Oregano (Origanum vulgare) is a flowering plant in the mint family (Lamiaceae). It is native to temperate Western and Southwestern Eurasia and the Mediterranean region.
Oregano is a perennial herb, growing from 20–80 cm (7.9–31.5 in) tall, with opposite leaves 1–4 cm (0.39–1.57 in) long. The flowers are purple, 3–4 mm (0.12–0.16 in) long, produced in erect spikes. It is sometimes called wild marjoram, and its close relative, O. majorana, is known as sweet marjoram.
The herb is widely used in cuisines of the Mediterranean Basin, the Philippines, and Latin America, especially in Argentine cuisine.
In Turkish cuisine, oregano is mostly used for flavoring meat, especially for mutton and lamb. In barbecue and kebab restaurants, it can be usually found as a condiment, together with paprika, salt, and pepper.

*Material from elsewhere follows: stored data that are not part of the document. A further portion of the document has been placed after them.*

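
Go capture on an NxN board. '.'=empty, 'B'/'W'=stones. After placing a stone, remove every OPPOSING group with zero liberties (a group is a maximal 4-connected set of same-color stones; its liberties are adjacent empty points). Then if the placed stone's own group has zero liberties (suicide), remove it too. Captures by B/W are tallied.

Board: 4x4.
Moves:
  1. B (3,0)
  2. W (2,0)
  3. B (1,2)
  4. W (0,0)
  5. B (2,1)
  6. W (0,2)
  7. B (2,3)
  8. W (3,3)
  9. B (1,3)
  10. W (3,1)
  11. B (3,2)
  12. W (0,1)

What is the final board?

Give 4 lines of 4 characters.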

During the summer, generous amounts of dried oregano are often added as the aromatic and flavorful topping to a tomato and cucumber salad in Portugal, but it can be used to season meat and fish dishes as well.
The dried and ground leaves are most often used in Greece to add flavour to Greek salad, and is usually added to the lemon-olive oil sauce that accompanies fish or meat grills and casseroles.
It has an aromatic, warm, and slightly bitter taste, which can vary in intensity.